Schon allein diese Komplexität lässt erahnen, dass dieses Buch auf keinen Fall in Kinderhände gehört. Für Jugendliche ab zwölf Jahren mag das Buch geeignet sein, darunter auf keinen Fall. Viel zu umfassend sind die Themen des Buches, zu komplex die Beschreibungen der schamanischen Elemente und zu guter letzt ist das Buch auch zu brutal, denn die detailreichen Schilderungen in diesem Buch machen auch vor Verletzten, Sterbenden und Toten keinen Halt.
Die Charakterisierungen sind ein weiterer Aspekt, der das Buch für Kinderhände eher ungeignet macht. Zum einen fehlt es an Identifikationspersonen, da auch die Hauptpersonen auf einige wenige Merkmale reduziert und begrenzt werden. Sicherlich notwendig im Rahmen eines solch komplexen Buches und nicht wirklich störend, dennoch schade und auffallend.
Zum anderen werden einige recht wichtige Fäden der Handlung, die für bestimmte Personen bedeutungsvoll sind, von der Autorin nicht konsequent zu einem Ende geführt, so dass zwar die Gesamthandlung einen runden Schluss erfährt, nicht jedoch alle eingewobenen Stränge.
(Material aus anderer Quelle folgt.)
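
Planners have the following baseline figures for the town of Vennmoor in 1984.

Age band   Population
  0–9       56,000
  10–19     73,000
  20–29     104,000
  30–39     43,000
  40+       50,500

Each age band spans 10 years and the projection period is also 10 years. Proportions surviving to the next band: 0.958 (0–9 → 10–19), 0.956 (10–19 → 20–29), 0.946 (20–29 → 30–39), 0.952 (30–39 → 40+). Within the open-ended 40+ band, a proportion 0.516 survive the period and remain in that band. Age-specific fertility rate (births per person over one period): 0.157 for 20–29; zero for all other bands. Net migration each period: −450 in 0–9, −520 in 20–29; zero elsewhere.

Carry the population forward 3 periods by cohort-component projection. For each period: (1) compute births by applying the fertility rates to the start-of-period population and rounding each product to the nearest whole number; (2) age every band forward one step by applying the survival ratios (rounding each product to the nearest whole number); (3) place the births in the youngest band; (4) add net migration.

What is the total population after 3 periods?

Period 1:
Births: 104000 × 0.157 = 16328
10–19: 56000 × 0.958 = 53648
20–29: 73000 × 0.956 = 69788
30–39: 104000 × 0.946 = 98384
40+: 43000 × 0.952 + 50500 × 0.516 = 40936 + 26058 = 66994
Net migration: 0–9 − 450 → 15878; 20–29 − 520 → 69268
→ [15878, 53648, 69268, 98384, 66994]
Period 2:
Births: 69268 × 0.157 = 10875
10–19: 15878 × 0.958 = 15211
20–29: 53648 × 0.956 = 51287
30–39: 69268 × 0.946 = 65528
40+: 98384 × 0.952 + 66994 × 0.516 = 93662 + 34569 = 128231
Net migration: 0–9 − 450 → 10425; 20–29 − 520 → 50767
→ [10425, 15211, 50767, 65528, 128231]
Period 3:
Births: 50767 × 0.157 = 7970
10–19: 10425 × 0.958 = 9987
20–29: 15211 × 0.956 = 14542
30–39: 50767 × 0.946 = 48026
40+: 65528 × 0.952 + 128231 × 0.516 = 62383 + 66167 = 128550
Net migration: 0–9 − 450 → 7520; 20–29 − 520 → 14022
→ [7520, 9987, 14022, 48026, 128550]
Total after period 3: 7520 + 9987 + 14022 + 48026 + 128550 = 208105

208105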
Marc Oliver Schulze, eher unbekannt im Sprecherbereich, liest dieses Buch. Seine Stimme ist gewöhnungsbedürftig und trifft sicherlich nicht den Geschmack eines Jeden. Sein Sprechtempo und die Artikulation sind sehr gelungen, was das Buch durchaus zu einem Hörerlebnis statt zu einer Anstrengung macht, allerdings ist eine Stimmveränderung bei einzelnen Charaktern zwar zu bemerken, wird von ihm jedoch nicht immer getroffen und gerade bei den jüngeren und weiblichen Charakteren wirkt die Modulation nicht glaubhaft.
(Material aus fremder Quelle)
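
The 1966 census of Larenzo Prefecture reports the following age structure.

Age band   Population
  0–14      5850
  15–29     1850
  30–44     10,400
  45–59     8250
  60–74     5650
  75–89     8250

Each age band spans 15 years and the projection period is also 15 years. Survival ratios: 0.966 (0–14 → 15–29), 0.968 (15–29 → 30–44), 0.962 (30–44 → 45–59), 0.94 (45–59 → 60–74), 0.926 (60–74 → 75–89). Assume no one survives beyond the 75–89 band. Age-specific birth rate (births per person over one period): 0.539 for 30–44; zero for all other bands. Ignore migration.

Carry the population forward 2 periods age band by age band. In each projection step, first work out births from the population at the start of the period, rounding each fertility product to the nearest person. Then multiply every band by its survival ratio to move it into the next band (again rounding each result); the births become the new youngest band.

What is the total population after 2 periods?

Let group 1 be 0–14 through group 6 = 75–89.
[period 1]
Births: 10400 × 0.539 = 5606
Group 2: 5850 × 0.966 = 5651
Group 3: 1850 × 0.968 = 1791
Group 4: 10400 × 0.962 = 10005
Group 5: 8250 × 0.94 = 7755
Group 6: 5650 × 0.926 = 5232
End of period: [5606, 5651, 1791, 10005, 7755, 5232]
[period 2]
Births: 1791 × 0.539 = 965
Group 2: 5606 × 0.966 = 5415
Group 3: 5651 × 0.968 = 5470
Group 4: 1791 × 0.962 = 1723
Group 5: 10005 × 0.94 = 9405
Group 6: 7755 × 0.926 = 7181
End of period: [965, 5415, 5470, 1723, 9405, 7181]
Total after period 2: 965 + 5415 + 5470 + 1723 + 9405 + 7181 = 30159

30159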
Insgesamt handelt es sich um die solide Lesung einer wirklich spannenden und guten Geschichte aus der Feder Isabel Allendes. Trotz des Genres gehört es nicht in Kinderhände, ist aber in jugendlichen gut aufgehoben. Gerade Leute, die sich für fremde Kulturen und Schamanismus, gemixt mit ein wenig Gewalt und allgemeiner Mythologie begeistern können, werden viel Freude an diesem Hörbuch haben.